Three weeks after my return to work a tragedy struck; my friend and boss died suddenly! A major shock; a 31 week pregnant healthy mum to be, amazingly her angel daughter survived this. Obviously this was a emotional time; personally and also career wise. This meant increased pressure on me at work; both emotionally and workload wise, and I’d lost a friend and my biggest career cheerleader. Emma had great belief in me; and always supported me- she was a fabulous boss and made going to work much easier! This also made me look at life differently, as these things always do, wanting to live life to the fullest as you never know when that life can be taken.

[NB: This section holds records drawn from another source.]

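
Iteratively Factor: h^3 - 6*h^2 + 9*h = (h - 3)*(h^2 - 3*h) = h*(h - 3)*(h - 3)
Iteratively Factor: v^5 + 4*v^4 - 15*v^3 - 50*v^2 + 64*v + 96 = (v + 4)*(v^4 - 15*v^2 + 10*v + 24) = (v + 4)^2*(v^3 - 4*v^2 + v + 6) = (v - 3)*(v + 4)^2*(v^2 - v - 2) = (v - 3)*(v + 1)*(v + 4)^2*(v - 2)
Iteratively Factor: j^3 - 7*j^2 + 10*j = (j - 5)*(j^2 - 2*j) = j*(j - 5)*(j - 2)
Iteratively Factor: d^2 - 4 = (d + 2)*(d - 2)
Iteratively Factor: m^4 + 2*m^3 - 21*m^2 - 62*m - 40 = (m + 2)*(m^3 - 21*m - 20) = (m + 2)*(m + 4)*(m^2 - 4*m - 5) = (m + 1)*(m + 2)*(m + 4)*(m - 5)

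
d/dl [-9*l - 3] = -9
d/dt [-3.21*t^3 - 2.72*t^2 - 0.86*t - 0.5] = -9.63*t^2 - 5.44*t - 0.86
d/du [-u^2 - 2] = -2*u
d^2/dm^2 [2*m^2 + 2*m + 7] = 4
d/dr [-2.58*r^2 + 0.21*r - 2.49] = 0.21 - 5.16*r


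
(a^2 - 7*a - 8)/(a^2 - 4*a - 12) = (-a^2 + 7*a + 8)/(-a^2 + 4*a + 12)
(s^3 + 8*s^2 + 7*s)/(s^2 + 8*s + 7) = s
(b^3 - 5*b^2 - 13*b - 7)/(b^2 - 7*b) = b + 2 + 1/b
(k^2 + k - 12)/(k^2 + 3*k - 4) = (k - 3)/(k - 1)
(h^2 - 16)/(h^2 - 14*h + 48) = (h^2 - 16)/(h^2 - 14*h + 48)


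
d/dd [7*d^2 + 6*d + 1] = 14*d + 6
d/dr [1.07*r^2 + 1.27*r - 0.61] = 2.14*r + 1.27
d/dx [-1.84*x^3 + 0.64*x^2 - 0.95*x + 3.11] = -5.52*x^2 + 1.28*x - 0.95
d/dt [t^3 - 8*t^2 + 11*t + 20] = 3*t^2 - 16*t + 11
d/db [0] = 0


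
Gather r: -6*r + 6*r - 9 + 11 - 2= 0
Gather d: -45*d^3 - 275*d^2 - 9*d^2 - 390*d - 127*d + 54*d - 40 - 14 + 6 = -45*d^3 - 284*d^2 - 463*d - 48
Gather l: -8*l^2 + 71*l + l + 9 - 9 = -8*l^2 + 72*l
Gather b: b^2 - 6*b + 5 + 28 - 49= b^2 - 6*b - 16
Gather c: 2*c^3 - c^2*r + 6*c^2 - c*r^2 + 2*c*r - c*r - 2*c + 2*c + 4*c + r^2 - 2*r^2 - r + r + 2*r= 2*c^3 + c^2*(6 - r) + c*(-r^2 + r + 4) - r^2 + 2*r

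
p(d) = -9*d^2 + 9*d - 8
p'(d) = 9 - 18*d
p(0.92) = -7.34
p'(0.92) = -7.56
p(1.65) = -17.65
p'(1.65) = -20.70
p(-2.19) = -70.87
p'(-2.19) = 48.42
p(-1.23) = -32.69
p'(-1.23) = 31.14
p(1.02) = -8.18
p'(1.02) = -9.36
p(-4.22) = -206.26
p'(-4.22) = 84.96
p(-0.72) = -19.15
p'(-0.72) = 21.96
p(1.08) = -8.78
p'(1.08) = -10.44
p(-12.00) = -1412.00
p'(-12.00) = 225.00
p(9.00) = -656.00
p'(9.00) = -153.00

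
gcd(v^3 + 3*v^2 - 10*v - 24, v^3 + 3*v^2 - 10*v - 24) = v^3 + 3*v^2 - 10*v - 24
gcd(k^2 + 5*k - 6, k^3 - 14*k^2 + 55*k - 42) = k - 1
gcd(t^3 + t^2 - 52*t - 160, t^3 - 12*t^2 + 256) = t^2 - 4*t - 32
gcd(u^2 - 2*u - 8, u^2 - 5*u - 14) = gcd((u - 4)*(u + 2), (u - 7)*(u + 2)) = u + 2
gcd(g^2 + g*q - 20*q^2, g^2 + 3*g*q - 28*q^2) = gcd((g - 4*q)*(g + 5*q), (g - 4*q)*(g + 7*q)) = -g + 4*q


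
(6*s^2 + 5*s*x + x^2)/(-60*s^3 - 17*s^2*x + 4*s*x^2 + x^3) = (2*s + x)/(-20*s^2 + s*x + x^2)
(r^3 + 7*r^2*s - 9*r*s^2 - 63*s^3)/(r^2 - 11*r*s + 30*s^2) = (r^3 + 7*r^2*s - 9*r*s^2 - 63*s^3)/(r^2 - 11*r*s + 30*s^2)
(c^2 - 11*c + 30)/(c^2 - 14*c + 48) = (c - 5)/(c - 8)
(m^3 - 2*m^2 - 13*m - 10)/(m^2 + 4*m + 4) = (m^2 - 4*m - 5)/(m + 2)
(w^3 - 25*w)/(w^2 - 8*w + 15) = w*(w + 5)/(w - 3)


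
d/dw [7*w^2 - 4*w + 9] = 14*w - 4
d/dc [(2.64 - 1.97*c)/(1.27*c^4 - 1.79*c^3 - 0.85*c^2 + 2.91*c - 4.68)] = (7.5057*c^4 - 20.4638*c^3 + 12.5023*c^2 + 4.488*c + 1.5372)/(1.6129*c^8 - 4.5466*c^7 + 1.0451*c^6 + 10.4344*c^5 - 21.5825*c^4 + 11.8074*c^3 + 16.4241*c^2 - 27.2376*c + 21.9024)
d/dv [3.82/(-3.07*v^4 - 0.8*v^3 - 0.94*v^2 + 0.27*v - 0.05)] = (46.9096*v^3 + 9.168*v^2 + 7.1816*v - 1.0314)/(3.07*v^4 + 0.8*v^3 + 0.94*v^2 - 0.27*v + 0.05)^2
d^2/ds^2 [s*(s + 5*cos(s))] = -5*s*cos(s) - 10*sin(s) + 2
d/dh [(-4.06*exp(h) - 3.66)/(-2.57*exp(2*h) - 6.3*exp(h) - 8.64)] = (-10.4342*exp(2*h) - 18.8124*exp(h) + 12.0204)*exp(h)/(6.6049*exp(4*h) + 32.382*exp(3*h) + 84.0996*exp(2*h) + 108.864*exp(h) + 74.6496)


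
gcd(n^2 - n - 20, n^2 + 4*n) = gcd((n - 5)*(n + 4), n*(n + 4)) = n + 4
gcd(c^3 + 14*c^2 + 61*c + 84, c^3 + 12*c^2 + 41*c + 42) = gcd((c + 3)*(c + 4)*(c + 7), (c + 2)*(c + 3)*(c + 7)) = c^2 + 10*c + 21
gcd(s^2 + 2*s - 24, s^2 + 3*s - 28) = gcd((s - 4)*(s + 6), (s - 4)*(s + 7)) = s - 4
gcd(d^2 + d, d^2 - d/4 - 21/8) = 1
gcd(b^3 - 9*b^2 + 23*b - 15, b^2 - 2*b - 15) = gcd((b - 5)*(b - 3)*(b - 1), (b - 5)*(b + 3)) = b - 5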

When Dorothea was 15 months old I made the difficult decision to stop breastfeeding. Difficult; as I truly believe breast is best, and after my body failing me with infertility I actually felt feeding was something my body had succeeded with. But my body was failing me in other ways- my rheumatoid has returned with vengeance, and I felt my ability to be a ‘good mum’ was being affected. I therefore had to start on some new medications- medications that were not safe to breastfeed in. Again- this made me feel pretty shitty!

Let’s be honest at times I was bloody exhausted; Dorothea has never been a good sleeper, and pretty much woke 2 hourly until she was about 1. Even now ‘sleeping through’ is rare- and when it happens my body doesn’t adjust and I wake up anyway!

So to sum that all up! I struggled; I’m still struggling. I felt an enormous amount of pressure, that in reality I really only created myself. I judged myself, I felt inferior, I didn’t feel myself, I felt lost, I felt isolated, and I felt anxious.

It all came to a head last summer when myself and my partner (now husband) we’re having relationship difficulties. We were both having difficulties- and instead of opening up with each other and helping each other we fought. During one of the many arguments I admitted I was struggling.

I felt sad, not a bit down, but inherently sad and anxious everyday. And my biggest feeling was GUILT! I felt guilty, that although I finally had the family (and an awesome career) I’d always wanted, that I still felt sad. I knew I wasn’t right. So off I trotted to the GP (although in practise it felt a major accomplishment to admit I needed help- so not a ‘trot’ at all).

I’ve now been on antidepressants since August- upped doses and a drug change. I’m feeling better, I’m feeling okay, but still not feeling back to being ‘me’. And that’s okay- I’m still on a journey.

So the point of this blog? Quite selfish, a little therapeutic for me, helpful for me to get it on my head and on paper. But hopefully a message for you too- it’s okay to not be okay, it’s okay to admit you’re struggling, it’s good to ask for help, and it’s necessary to be honest with yourself and your support network.

TALK, ask for help don’t see it as a weakness but a strength.